Electronic – How does a 120VAC neon indicator lamp respond to a leading-edge triac dimmer

dimmingneontriac

I bought a dirt cheap toaster oven to convert to a solder reflow station, and I noticed in the teardown that it apparently has a neon power indicator. It goes out instantly when it loses power instead of fading like an incandescent, and it measures open-circuit when off.

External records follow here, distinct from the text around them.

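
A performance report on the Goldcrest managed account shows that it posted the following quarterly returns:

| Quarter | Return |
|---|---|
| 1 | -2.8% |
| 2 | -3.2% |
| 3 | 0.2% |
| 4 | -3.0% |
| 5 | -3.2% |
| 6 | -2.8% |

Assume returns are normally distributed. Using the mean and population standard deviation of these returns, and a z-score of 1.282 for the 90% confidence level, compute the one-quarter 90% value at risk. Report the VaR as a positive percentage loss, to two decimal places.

Mean return μ = -14.80 / 6 = -2.4667%
Population σ = √[Σ(r − μ)² / 6] = √[8.6933 / 6] = √1.4489 = 1.2037%
VaR = −(μ − z·σ) = −(-2.4667 − 1.282 × 1.2037) = −(-4.0098) = 4.0098%

4.01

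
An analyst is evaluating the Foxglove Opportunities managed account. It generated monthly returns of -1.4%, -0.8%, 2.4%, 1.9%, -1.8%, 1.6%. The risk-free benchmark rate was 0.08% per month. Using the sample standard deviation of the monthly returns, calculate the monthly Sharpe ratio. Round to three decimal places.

μ = (-1.4 − 0.8 + 2.4 + 1.9 − 1.8 + 1.6) / 6 = 0.3167%
Σ(r − μ)² = (-1.4 − 0.3167)² + (-0.8 − 0.3167)² + … = 17.1683
sample σ = √(17.1683 / 5) = √3.4337 = 1.8530%
Sharpe = (μ − rf) / σ = (0.3167 − 0.08) / 1.8530 = 0.2367 / 1.8530 = 0.1277

0.128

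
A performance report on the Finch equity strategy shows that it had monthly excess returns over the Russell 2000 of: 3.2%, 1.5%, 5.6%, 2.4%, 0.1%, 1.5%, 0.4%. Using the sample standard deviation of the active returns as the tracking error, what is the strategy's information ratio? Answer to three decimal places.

Mean return r̄ = 14.70 / 7 = 2.1000%
Σ(r − r̄)² = (3.2 − 2.1000)² + (1.5 − 2.1000)² + (5.6 − 2.1000)² + … = 21.1600
sample σ = √(21.1600 / 6) = √3.5267 = 1.8780%
IR = r̄ / tracking error = 2.1000 / 1.8780 = 1.1182

1.118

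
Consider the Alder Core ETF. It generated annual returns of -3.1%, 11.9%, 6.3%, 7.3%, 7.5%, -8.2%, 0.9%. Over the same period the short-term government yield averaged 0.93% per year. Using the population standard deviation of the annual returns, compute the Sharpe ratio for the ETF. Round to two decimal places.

r̄ = (-3.1 + 11.9 + 6.3 + 7.3 + 7.5 − 8.2 + 0.9) / 7 = 3.2286%
Population σ = √[Σ(r − r̄)² / 7] = √[295.5343 / 7] = √42.2192 = 6.4976%
Sharpe = (r̄ − rf) / σ = (3.2286 − 0.93) / 6.4976 = 2.2986 / 6.4976 = 0.3538

0.35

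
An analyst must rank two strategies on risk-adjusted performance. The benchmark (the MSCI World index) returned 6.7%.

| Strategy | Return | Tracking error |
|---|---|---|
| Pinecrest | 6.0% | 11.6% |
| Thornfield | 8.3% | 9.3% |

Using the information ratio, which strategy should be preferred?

Pinecrest: IR = (6.0% − 6.7%) / 11.6% = -0.060
Thornfield: IR = (8.3% − 6.7%) / 9.3% = 0.172
Highest: Thornfield (0.172).

Thornfield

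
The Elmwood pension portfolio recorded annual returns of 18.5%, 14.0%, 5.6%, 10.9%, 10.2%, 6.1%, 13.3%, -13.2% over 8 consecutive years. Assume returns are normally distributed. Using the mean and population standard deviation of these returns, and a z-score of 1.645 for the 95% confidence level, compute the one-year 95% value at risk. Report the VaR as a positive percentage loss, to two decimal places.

Mean return r̄ = 65.40 / 8 = 8.1750%
Population σ = √[Σ(r − r̄)² / 8] = √[646.1550 / 8] = √80.7694 = 8.9872%
VaR = −(r̄ − z·σ) = −(8.1750 − 1.645 × 8.9872) = −(-6.6089) = 6.6089%

6.61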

I'm not opposed to cutting it out of circuit, but I also thought it might be nice to have a rough indicator of what it's actually doing, if it actually works that way.

Here's the circuit:

schematic

simulate this circuit – Schematic created using CircuitLab

So:

  • Does it "just work" and produce an incandescent-like end result?
  • Can it confuse the triac? (probably not because it's in parallel with the resistive heater and my software is going to hold the opto on anyway)
  • Is there something else I ought to know about using neons and triac dimmers together?

Best Answer

You can leave the neon in place, it will neither confuse the triac, nor alter your calculations in any way. When the oven heater is on the neon will glow.

The neon is not like an incandescent in any way, it is a gas plasma (near enough) and is essentially open circuit when below it's trigger point. Your circuit is slightly wrong in that the neon will have a series resistor to limit it's current after striking. The resistor is likely in the 100k ohm plus range.